Tug the mask, like you're told in the demonstration, and the chemical process starts. Once it starts, it cannot be stopped until everything's burned up (around 12-15 minutes, as stated above).
Do not expect the bag to inflate. Passengers have reportedly suffered hypoxia after believing their mask was broken because the bag wasn't inflating, prompting them to remove it. Hence the warning given during every safety briefing.
"Oxygen is supplied in a constant flow," explained a BA spokesman. "The bag does not inflate like a respirator bag used in a medical theatre. How full it gets depends on an individual's rate of breathing. If the rate of breathing is very quick, air is inhaled at a faster rate and so the bag will inflate less. If all the air isn't inhaled, some will remain in the bag, partially inflating it."
The oxygen generator can also get extremely hot - so don't touch it - and passengers may even notice a burning smell (so don't be alarmed).

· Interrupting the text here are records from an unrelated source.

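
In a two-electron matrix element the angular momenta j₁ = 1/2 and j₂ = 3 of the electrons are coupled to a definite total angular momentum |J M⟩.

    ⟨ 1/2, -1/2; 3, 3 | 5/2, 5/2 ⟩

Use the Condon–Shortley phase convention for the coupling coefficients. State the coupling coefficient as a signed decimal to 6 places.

j₁+j₂−J=1  J+j₁−j₂=0  J−j₁+j₂=5  j₁+j₂+J+1=7
(j₁±m₁, j₂±m₂, J±M) = (0,1,6,0,5,0)
P² = 86400/7
sum k=1..1:
  [1] −1/120 = -1/120
S = -1/120
C² = P²·S² = 6/7 ; C = -0.925820

−√(6/7) ≈ -0.925820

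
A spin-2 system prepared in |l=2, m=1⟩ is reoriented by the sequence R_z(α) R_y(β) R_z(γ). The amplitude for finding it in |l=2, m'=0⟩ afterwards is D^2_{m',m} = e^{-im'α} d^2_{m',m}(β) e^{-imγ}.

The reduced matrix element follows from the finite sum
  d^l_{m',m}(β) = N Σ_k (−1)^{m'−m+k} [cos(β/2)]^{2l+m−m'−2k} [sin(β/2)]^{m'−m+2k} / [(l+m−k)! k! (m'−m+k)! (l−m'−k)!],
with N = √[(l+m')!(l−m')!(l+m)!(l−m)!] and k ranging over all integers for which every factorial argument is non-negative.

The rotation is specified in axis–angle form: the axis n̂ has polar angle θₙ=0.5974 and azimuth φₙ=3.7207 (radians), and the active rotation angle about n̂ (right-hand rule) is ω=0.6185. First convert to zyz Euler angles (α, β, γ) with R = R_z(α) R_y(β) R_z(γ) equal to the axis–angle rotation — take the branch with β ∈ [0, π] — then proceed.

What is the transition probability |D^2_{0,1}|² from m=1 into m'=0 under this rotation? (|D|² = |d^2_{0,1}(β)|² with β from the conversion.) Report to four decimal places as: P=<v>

Axis–angle → zyz. n̂ = (sinθₙcosφₙ, sinθₙsinφₙ, cosθₙ) = (-0.470781, -0.307840, +0.826801), ω = 0.6185.
R = I cosω + sinω [n̂]ₓ + (1−cosω) n̂n̂ᵀ gives
  R = [+0.855807, -0.452543, -0.250598; +0.506238, +0.832305, +0.225815; +0.106383, -0.320116, +0.941387]
β = atan2(√(R₁₃²+R₂₃²), R₃₃) = 0.344079; α = atan2(R₂₃, R₁₃) mod 2π = 2.408168; γ = atan2(R₃₂, −R₃₁) mod 2π = 4.391546
First d^2_{0,1}(β=0.3441), then the phase factors e^{-i(0)α} and e^{-i(1)γ}:
With c≡cos(β/2)=0.985238 and s≡sin(β/2)=0.171192, N=[2·2·6·1]^{1/2}=4.898979
k: max(0,(1)−(0))=1 … min(2+(1),2−(0))=2
  k=1: (−1)^0·4.8990/(2)·0.9852^3·0.1712^1 = +0.401035
  k=2: (−1)^1·4.8990/(2)·0.9852^1·0.1712^3 = -0.012108
d^2_{0,1}(0.3441) = +0.401035 -0.012108 = +0.388927
|D^2_{0,1}|² = |d^2_{0,1}(β)|² = (+0.388927)² = 0.151264 (the z-rotation phases have unit modulus)

P=0.1513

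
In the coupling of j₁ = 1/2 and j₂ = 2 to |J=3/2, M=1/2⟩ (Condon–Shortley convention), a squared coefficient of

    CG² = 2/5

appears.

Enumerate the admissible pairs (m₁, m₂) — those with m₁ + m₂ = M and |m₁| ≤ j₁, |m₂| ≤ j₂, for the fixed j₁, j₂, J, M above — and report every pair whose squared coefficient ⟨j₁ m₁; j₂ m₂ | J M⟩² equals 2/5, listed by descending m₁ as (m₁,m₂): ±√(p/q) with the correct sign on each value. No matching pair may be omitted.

Admissible pairs with m₁+m₂ = M = 1/2: (-1/2,1), (1/2,0)
  (m₁,m₂)=(1/2,0): CG² = 2/5, CG = +√(2/5)   ← matches the target
  (m₁,m₂)=(-1/2,1): CG² = 3/5, CG = −√(3/5)
Pairs with CG² = 2/5: (1/2,0): +√(2/5)

(1/2,0): +√(2/5)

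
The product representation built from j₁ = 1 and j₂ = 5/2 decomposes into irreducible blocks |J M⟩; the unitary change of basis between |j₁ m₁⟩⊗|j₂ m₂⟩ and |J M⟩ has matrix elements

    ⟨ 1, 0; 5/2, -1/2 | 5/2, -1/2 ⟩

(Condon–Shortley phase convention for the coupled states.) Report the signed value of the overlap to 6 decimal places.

j₁+j₂−J=1  J+j₁−j₂=1  J−j₁+j₂=4  j₁+j₂+J+1=7
(j₁±m₁, j₂±m₂, J±M) = (1,1,2,3,2,3)
P² = 144/35
sum k=0..1:
  [0] +1/4 = 1/4
  [1] −1/6 = -1/6
S = 1/12
C² = P²·S² = 1/35 ; C = +0.169031

+0.169031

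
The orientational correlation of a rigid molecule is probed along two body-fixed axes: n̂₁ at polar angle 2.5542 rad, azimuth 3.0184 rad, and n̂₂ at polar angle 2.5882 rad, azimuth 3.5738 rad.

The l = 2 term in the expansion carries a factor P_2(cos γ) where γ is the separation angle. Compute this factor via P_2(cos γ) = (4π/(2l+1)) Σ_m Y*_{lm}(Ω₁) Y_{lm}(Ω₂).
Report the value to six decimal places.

Summing Y*_{l m}(θ₁,φ₁)·Y_{l m}(θ₂,φ₂) over m ∈ [−2, 2]; prefactor 4π/(2·2+1) = 2.513274:
  m=-2: (0.11505 - 0.02894j) × (0.06926 - 0.08117j) = 0.00562 - 0.01134j  (running Σ = 0.00562 - 0.01134j)
  m=-1: (0.35368 - 0.04379j) × (0.31367 - 0.14469j) = 0.10460 - 0.06491j  (running Σ = 0.11022 - 0.07625j)
  m=0: (0.34019 + 0.00000j) × (0.36942 + 0.00000j) = 0.12567 + 0.00000j  (running Σ = 0.23589 - 0.07625j)
  m=1: (-0.35368 - 0.04379j) × (-0.31367 - 0.14469j) = 0.10460 + 0.06491j  (running Σ = 0.34049 - 0.01134j)
  m=2: (0.11505 + 0.02894j) × (0.06926 + 0.08117j) = 0.00562 + 0.01134j  (running Σ = 0.34611 + 0.00000j)
Accumulated sum 0.34611 + 0.00000j; after 4π/(2l+1) scaling, 0.86987 + 0.00000j ⇒ P_2 = 0.869875

0.869875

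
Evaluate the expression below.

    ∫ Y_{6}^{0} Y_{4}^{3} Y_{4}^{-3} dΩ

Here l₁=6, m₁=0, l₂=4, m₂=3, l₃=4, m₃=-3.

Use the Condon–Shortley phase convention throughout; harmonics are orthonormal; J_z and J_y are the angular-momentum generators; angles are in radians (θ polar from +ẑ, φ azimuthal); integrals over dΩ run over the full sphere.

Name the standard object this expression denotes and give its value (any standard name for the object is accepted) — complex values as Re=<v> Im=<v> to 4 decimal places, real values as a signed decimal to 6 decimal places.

Gaunt coefficient, -0.120915

This is a Gaunt coefficient — the integral of a triple product of spherical harmonics over the sphere.
m-sum 0 ✓  L=14 even ✓  2≤4≤10 ✓
Π(2lᵢ+1) = 13×9×9 = 1053
triangle coeff Δ(6,4,4) = 1/1261260
Σ_t [2,4]: t=2:+1/4608 t=3:−1/1296 t=4:+1/4608 = -7/20736
(3j)²=20/1287 [(6 4 4; 0 0 0)], sign=-1
Σ_t [5,6]: t=5:−1/28800 t=6:+1/518400 = -17/518400
(3j)²=289/25740 [(6 4 4; 0 3 -3)], sign=+1
⇒ 4πI² = 289/1573
I = (-1)√(289/1573/(4π)) = -0.12091485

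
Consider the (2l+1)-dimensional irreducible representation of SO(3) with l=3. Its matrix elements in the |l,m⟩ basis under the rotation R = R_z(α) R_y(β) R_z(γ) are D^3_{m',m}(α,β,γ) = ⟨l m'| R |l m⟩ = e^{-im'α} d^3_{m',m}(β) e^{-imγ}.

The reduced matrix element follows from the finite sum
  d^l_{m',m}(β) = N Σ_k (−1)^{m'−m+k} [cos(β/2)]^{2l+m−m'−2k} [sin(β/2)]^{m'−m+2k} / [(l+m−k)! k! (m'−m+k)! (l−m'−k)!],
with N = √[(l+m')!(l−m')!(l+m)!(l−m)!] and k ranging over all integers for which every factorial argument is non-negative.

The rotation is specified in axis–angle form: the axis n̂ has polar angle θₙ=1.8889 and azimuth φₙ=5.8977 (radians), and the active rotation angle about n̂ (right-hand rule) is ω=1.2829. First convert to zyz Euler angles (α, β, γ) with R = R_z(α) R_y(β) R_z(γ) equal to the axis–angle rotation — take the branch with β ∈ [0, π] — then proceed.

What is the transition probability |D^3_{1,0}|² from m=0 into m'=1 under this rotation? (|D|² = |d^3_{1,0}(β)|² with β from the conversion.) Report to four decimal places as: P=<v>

P=0.0229

Axis–angle → zyz. n̂ = (sinθₙcosφₙ, sinθₙsinφₙ, cosθₙ) = (+0.880128, -0.357145, -0.312766), ω = 1.2829.
R = I cosω + sinω [n̂]ₓ + (1−cosω) n̂n̂ᵀ gives
  R = [+0.838617, +0.074811, -0.539560; -0.524976, +0.375271, -0.763919; +0.145332, +0.923891, +0.353983]
β = atan2(√(R₁₃²+R₂₃²), R₃₃) = 1.208970; α = atan2(R₂₃, R₁₃) mod 2π = 4.097444; γ = atan2(R₃₂, −R₃₁) mod 2π = 1.726822
Split into d^3_{1,0}(β=1.2090) × two z-phases.
c=cos(1.208970/2)=0.822795, s=sin(1.208970/2)=0.568338; N=√[24·2·6·6]=41.569219
k: max(0,(0)−(1))=0 … min(3+(0),3−(1))=2
  k=0: (−1)^1·41.5692/(12)·0.8228^5·0.5683^1 = -0.742430
  k=1: (−1)^2·41.5692/(4)·0.8228^3·0.5683^3 = +1.062693
  k=2: (−1)^3·41.5692/(12)·0.8228^1·0.5683^5 = -0.169012
d^3_{1,0}(1.2090) = -0.742430 +1.062693 -0.169012 = +0.151251
|D^3_{1,0}|² = |d^3_{1,0}(β)|² = (+0.151251)² = 0.022877 (the z-rotation phases have unit modulus)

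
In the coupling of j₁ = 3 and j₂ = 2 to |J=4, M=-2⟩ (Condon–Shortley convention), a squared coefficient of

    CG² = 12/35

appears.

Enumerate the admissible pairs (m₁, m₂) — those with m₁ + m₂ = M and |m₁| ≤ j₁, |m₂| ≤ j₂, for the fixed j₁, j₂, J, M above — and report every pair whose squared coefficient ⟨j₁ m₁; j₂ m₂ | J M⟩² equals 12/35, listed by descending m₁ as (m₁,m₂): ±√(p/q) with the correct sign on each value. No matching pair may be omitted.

Admissible pairs with m₁+m₂ = M = -2: (-3,1), (-2,0), (-1,-1), (0,-2)
  (m₁,m₂)=(0,-2): CG² = 3/7, CG = +√(3/7)
  (m₁,m₂)=(-1,-1): CG² = 1/28, CG = +√(1/28)
  (m₁,m₂)=(-2,0): CG² = 12/35, CG = −√(12/35)   ← matches the target
  (m₁,m₂)=(-3,1): CG² = 27/140, CG = −√(27/140)
Pairs with CG² = 12/35: (-2,0): −√(12/35)

(-2,0): −√(12/35)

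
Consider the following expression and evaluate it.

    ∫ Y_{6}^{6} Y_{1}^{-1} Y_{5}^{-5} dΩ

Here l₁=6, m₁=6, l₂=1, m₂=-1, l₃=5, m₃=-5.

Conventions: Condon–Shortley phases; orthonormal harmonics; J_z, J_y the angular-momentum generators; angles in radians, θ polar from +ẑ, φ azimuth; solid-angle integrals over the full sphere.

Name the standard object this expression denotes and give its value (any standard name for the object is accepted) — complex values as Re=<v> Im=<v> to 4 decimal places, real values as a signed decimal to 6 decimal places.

Gaunt coefficient, +0.331940

This is a Gaunt coefficient — the integral of a triple product of spherical harmonics over the sphere.
m-sum 0 ✓  L=12 even ✓  5≤5≤7 ✓
Π(2lᵢ+1) = 13×3×11 = 429
triangle coeff Δ(6,1,5) = 1/858
Σ_t [1,1]: t=1:−1/14400 = -1/14400
(3j)²=6/143 [(6 1 5; 0 0 0)], sign=+1
Σ_t [0,0]: t=0:+1/7257600 = 1/7257600
(3j)²=1/13 [(6 1 5; 6 -1 -5)], sign=+1
⇒ 4πI² = 18/13
I = (+1)√(18/13/(4π)) = 0.33194004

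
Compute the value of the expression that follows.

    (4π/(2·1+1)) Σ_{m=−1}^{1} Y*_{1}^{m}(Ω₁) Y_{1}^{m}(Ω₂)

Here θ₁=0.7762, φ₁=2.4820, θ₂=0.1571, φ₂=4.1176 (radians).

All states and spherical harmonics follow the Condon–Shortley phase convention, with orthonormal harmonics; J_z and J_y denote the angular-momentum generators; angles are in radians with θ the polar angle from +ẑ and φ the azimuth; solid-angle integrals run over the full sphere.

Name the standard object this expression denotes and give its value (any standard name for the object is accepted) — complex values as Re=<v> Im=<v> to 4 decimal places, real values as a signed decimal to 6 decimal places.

Legendre polynomial (addition theorem), +0.697695

This sum is the spherical-harmonic addition theorem: it equals the Legendre polynomial P_l(cos γ) of the angle γ between the two directions.
Addition theorem: P_1(cos γ) = (4π/3) Σ_m Y*_{lm}(Ω₁) Y_{lm}(Ω₂), m = −1…1:
  term(m=-1) = -0.000847-0.013056i   from Y*(Ω₁)=-0.191273+0.148323i, Y(Ω₂)=-0.030288+0.044771i
  term(m=+0) = +0.168257+0.000000i   from Y*(Ω₁)=+0.348657-0.000000i, Y(Ω₂)=+0.482585+0.000000i
  term(m=+1) = -0.000847+0.013056i   from Y*(Ω₁)=+0.191273+0.148323i, Y(Ω₂)=+0.030288+0.044771i
Total Σ_m = +0.166562+0.000000i. Multiply by 4.188790: +0.697695+0.000000i. P_1(cos γ) = 0.697695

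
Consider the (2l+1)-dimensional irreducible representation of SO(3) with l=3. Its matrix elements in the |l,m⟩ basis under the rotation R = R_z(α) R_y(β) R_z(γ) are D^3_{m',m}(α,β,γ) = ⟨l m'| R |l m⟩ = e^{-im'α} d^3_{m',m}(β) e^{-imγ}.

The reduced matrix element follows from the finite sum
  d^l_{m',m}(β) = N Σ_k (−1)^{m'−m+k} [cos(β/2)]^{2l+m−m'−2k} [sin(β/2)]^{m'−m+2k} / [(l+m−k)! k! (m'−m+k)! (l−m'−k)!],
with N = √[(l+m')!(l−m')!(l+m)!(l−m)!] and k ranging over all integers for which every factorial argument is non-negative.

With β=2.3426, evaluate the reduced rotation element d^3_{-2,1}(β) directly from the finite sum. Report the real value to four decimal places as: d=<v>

d^3_{-2,1}(β=2.3426) via the finite sum:
With c≡cos(β/2)=0.388954 and s≡sin(β/2)=0.921257, N=[1·120·24·2]^{1/2}=75.894664
k∈{3,4} keeps every argument non-negative
  k=3: (−1)^0·75.8947/(12)·0.3890^3·0.9213^3 = +0.290984
  k=4: (−1)^1·75.8947/(24)·0.3890^1·0.9213^5 = -0.816211
d^3_{-2,1}(2.3426) = +0.290984 -0.816211 = -0.525228

d=-0.5252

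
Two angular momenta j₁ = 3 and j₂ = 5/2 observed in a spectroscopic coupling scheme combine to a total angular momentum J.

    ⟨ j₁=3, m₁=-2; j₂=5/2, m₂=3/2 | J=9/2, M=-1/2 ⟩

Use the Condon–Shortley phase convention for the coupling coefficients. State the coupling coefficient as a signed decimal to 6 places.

-0.510355

√[10·1!5!4!/11! · 1!5!4!1!4!5!] = √(460800/77)
  +(−1)^0/∏(0,1,5,4,0,0)! = 1/2880  (running 1/2880)
  +(−1)^1/∏(1,0,4,3,1,1)! = -1/144  (running -19/2880)
⟨..|..⟩ = √(460800/77)·(-19/2880) = -0.510355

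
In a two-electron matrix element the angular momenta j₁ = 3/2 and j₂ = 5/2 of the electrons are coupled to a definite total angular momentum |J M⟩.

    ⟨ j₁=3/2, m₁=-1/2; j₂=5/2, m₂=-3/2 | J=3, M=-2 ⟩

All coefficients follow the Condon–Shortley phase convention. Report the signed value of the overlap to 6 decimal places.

+0.288675  (= +√(1/12))

√[7·1!2!4!/8! · 1!2!1!4!1!5!] = √(48)
  +(−1)^0/∏(0,1,2,1,0,3)! = 1/12  (running 1/12)
  +(−1)^1/∏(1,0,1,0,1,4)! = -1/24  (running 1/24)
⟨..|..⟩ = √(48)·(1/24) = +0.288675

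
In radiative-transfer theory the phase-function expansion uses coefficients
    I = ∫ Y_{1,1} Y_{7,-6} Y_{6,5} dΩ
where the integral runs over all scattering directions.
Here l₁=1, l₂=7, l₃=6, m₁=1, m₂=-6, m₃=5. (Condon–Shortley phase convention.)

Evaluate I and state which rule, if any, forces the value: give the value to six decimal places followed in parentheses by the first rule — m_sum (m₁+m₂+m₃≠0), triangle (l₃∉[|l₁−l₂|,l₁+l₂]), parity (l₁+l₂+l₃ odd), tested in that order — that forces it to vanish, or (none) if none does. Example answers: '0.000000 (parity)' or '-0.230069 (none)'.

m-sum 0 ✓  L=14 even ✓  6≤6≤8 ✓
Π(2lᵢ+1) = 3×15×13 = 585
triangle coeff Δ(1,7,6) = 1/1365
Σ_t [1,1]: t=1:−1/518400 = -1/518400
(3j)²=7/195 [(1 7 6; 0 0 0)], sign=-1
Σ_t [0,0]: t=0:+1/79833600 = 1/79833600
(3j)²=2/35 [(1 7 6; 1 -6 5)], sign=-1
⇒ 4πI² = 6/5
I = (+1)√(6/5/(4π)) = 0.30901936
No selection rule forces the value: the integral is nonzero (none).

0.309019 (none)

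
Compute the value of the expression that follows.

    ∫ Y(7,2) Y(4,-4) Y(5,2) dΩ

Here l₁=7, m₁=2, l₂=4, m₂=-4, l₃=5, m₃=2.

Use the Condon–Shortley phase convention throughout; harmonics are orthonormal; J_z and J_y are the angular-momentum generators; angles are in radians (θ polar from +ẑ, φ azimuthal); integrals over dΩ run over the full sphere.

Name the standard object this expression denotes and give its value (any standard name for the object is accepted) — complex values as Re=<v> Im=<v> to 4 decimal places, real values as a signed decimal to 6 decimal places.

This is a Gaunt coefficient — the integral of a triple product of spherical harmonics over the sphere.
Checks pass: Σm=0; 16 even; l₃=5∈[3,11].
(2·7+1)(2·4+1)(2·5+1) = 1485
Δ: 6! 8! 2! / 17! → 1/6126120
sum: t=2:+1/69120 t=3:−1/20736 t=4:+1/69120 = -1/51840
3j²(7 4 5; 0 0 0) = Δ·Π!·Σ² = 280/21879  (sign +1)
sum: t=0:+1/1036800 = 1/1036800
3j²(7 4 5; 2 -4 2) = Δ·Π!·Σ² = 98/12155  (sign -1)
combine: 4πI² = 1485·280/21879·98/12155 = 82320/537251
take √, sign -1: I = -0.11042290

Gaunt coefficient, -0.110423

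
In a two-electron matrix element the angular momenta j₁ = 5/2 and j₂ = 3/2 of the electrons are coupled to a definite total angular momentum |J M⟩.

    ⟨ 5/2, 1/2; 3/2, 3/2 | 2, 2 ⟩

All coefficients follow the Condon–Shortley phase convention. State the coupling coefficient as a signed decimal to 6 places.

+0.377964  (= +√(1/7))

j₁+j₂−J=2  J+j₁−j₂=3  J−j₁+j₂=1  j₁+j₂+J+1=7
(j₁±m₁, j₂±m₂, J±M) = (3,2,3,0,4,0)
P² = 144/7
sum k=2..2:
  [2] +1/12 = 1/12
S = 1/12
C² = P²·S² = 1/7 ; C = +0.377964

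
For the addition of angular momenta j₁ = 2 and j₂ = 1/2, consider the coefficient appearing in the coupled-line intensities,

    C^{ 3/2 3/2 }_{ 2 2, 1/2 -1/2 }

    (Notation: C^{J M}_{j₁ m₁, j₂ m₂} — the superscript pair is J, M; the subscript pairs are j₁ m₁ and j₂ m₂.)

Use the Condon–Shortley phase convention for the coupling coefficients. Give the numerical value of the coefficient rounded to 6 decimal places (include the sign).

+0.894427  (= +√(4/5))

triangle: 1!×3!×0!/5! = 6/120
(j±m)!: 4!×0!×0!×1!×3!×0! = 144
prefactor² = (2J+1)×Δ×N² = 144/5
  k=0: +1/(0!×1!×0!×0!×3!×0!) = 1/6
Σ = 1/6  ⇒  CG² = 144/5×(1/6)² = 4/5
CG = +√(4/5) = +0.894427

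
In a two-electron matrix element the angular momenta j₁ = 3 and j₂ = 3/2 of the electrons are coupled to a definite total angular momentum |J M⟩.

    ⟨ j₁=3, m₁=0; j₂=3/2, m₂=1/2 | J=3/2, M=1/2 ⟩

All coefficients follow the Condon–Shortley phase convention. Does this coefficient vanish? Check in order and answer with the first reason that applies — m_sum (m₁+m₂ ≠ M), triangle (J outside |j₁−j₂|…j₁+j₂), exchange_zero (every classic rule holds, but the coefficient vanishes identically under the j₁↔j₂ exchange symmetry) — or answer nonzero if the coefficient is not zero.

m-sum: m₁+m₂ = 0+1/2 = 1/2, M = 1/2  ✓
triangle: |j₁−j₂| = 3/2 ≤ J = 3/2 ≤ j₁+j₂ = 9/2  ✓
exchange: j₁≠j₂ or m₁≠m₂ — the exchange symmetry imposes no constraint here
value check: CG = +√(9/35) = +0.507093 ≠ 0

nonzero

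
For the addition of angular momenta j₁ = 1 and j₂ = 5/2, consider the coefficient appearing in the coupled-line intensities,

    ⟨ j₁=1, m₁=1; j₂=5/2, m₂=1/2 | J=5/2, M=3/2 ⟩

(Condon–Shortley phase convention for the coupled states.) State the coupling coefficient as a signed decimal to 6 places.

triangle: 1!*1!*4!/7! = 24/5040
(j±m)!: 2!*0!*3!*2!*4!*1! = 576
prefactor² = (2J+1)*Δ*N² = 576/35
  k=0: +1/(0!*1!*0!*3!*1!*1!) = 1/6
Σ = 1/6  ⇒  CG² = 576/35*(1/6)² = 16/35
CG = +√(16/35) = +0.676123

+√(16/35) = +0.676123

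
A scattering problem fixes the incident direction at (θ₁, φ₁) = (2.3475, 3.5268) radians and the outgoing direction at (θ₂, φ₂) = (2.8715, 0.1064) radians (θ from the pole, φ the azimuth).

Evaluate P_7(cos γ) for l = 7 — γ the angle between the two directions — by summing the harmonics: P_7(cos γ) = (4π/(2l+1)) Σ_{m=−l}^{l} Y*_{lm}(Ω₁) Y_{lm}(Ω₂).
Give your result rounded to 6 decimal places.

0.208082

Addition theorem: P_7(cos γ) = (4π/15) Σ_m Y*_{lm}(Ω₁) Y_{lm}(Ω₂), m = −7…7:
  term(m=-7) = +0.000001-0.000002i   from Y*(Ω₁)=+0.042372-0.020214i, Y(Ω₂)=+0.000035-0.000033i
  term(m=-6) = -0.000011+0.000112i   from Y*(Ω₁)=+0.116459-0.127429i, Y(Ω₂)=-0.000523+0.000388i
  term(m=-5) = -0.000353-0.001974i   from Y*(Ω₁)=+0.126887-0.342034i, Y(Ω₂)=+0.004736-0.002788i
  term(m=-4) = +0.006452+0.013170i   from Y*(Ω₁)=-0.013508-0.450628i, Y(Ω₂)=-0.029627+0.013430i
  term(m=-3) = -0.018725-0.020741i   from Y*(Ω₁)=-0.082430-0.187003i, Y(Ω₂)=+0.129826-0.042908i
  term(m=-2) = -0.083247-0.051915i   from Y*(Ω₁)=+0.181198+0.175847i, Y(Ω₂)=-0.379787+0.082061i
  term(m=-1) = +0.201667+0.057730i   from Y*(Ω₁)=+0.307414+0.124645i, Y(Ω₂)=+0.628784-0.067156i
  term(m=+0) = +0.036810+0.000000i   from Y*(Ω₁)=-0.160819-0.000000i, Y(Ω₂)=-0.228891+0.000000i
  term(m=+1) = +0.201667-0.057730i   from Y*(Ω₁)=-0.307414+0.124645i, Y(Ω₂)=-0.628784-0.067156i
  term(m=+2) = -0.083247+0.051915i   from Y*(Ω₁)=+0.181198-0.175847i, Y(Ω₂)=-0.379787-0.082061i
  term(m=+3) = -0.018725+0.020741i   from Y*(Ω₁)=+0.082430-0.187003i, Y(Ω₂)=-0.129826-0.042908i
  term(m=+4) = +0.006452-0.013170i   from Y*(Ω₁)=-0.013508+0.450628i, Y(Ω₂)=-0.029627-0.013430i
  term(m=+5) = -0.000353+0.001974i   from Y*(Ω₁)=-0.126887-0.342034i, Y(Ω₂)=-0.004736-0.002788i
  term(m=+6) = -0.000011-0.000112i   from Y*(Ω₁)=+0.116459+0.127429i, Y(Ω₂)=-0.000523-0.000388i
  term(m=+7) = +0.000001+0.000002i   from Y*(Ω₁)=-0.042372-0.020214i, Y(Ω₂)=-0.000035-0.000033i
Accumulated sum +0.248379+0.000000i; after 4π/(2l+1) scaling, +0.208082+0.000000i ⇒ P_7 = 0.208082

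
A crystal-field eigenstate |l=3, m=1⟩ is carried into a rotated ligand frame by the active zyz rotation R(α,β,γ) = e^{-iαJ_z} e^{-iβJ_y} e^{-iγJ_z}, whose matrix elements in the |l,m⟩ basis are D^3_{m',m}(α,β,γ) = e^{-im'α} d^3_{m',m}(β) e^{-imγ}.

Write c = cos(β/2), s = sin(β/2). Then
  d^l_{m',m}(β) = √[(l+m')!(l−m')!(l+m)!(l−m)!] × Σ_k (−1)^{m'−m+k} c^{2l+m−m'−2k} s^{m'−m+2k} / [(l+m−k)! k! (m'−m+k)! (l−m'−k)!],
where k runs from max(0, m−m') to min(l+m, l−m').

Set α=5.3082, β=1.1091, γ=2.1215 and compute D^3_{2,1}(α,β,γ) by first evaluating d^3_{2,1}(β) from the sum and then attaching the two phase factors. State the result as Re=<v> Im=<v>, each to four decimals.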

Are all these burning chemicals dangerous? Sort of. The crash of ValuJet Flight 592 in 1996, in which all 110 on board perished, was caused by an oxygen generator fire. However, the devices to blame were in the cargo hold, out of date, and missing their safety caps. A jolt lit one, and the rest followed. Understandably, masks are not deployed if there is an on-board fire as the production of oxygen may make matters worse.
And are they safe to inhale? "You might get some small bits of chemical dust," Arch Carson, an occupational health expert, told The Huffington Post last year. "But it's way better than the alternative, which is passing out due to lack of oxygen." Agreed.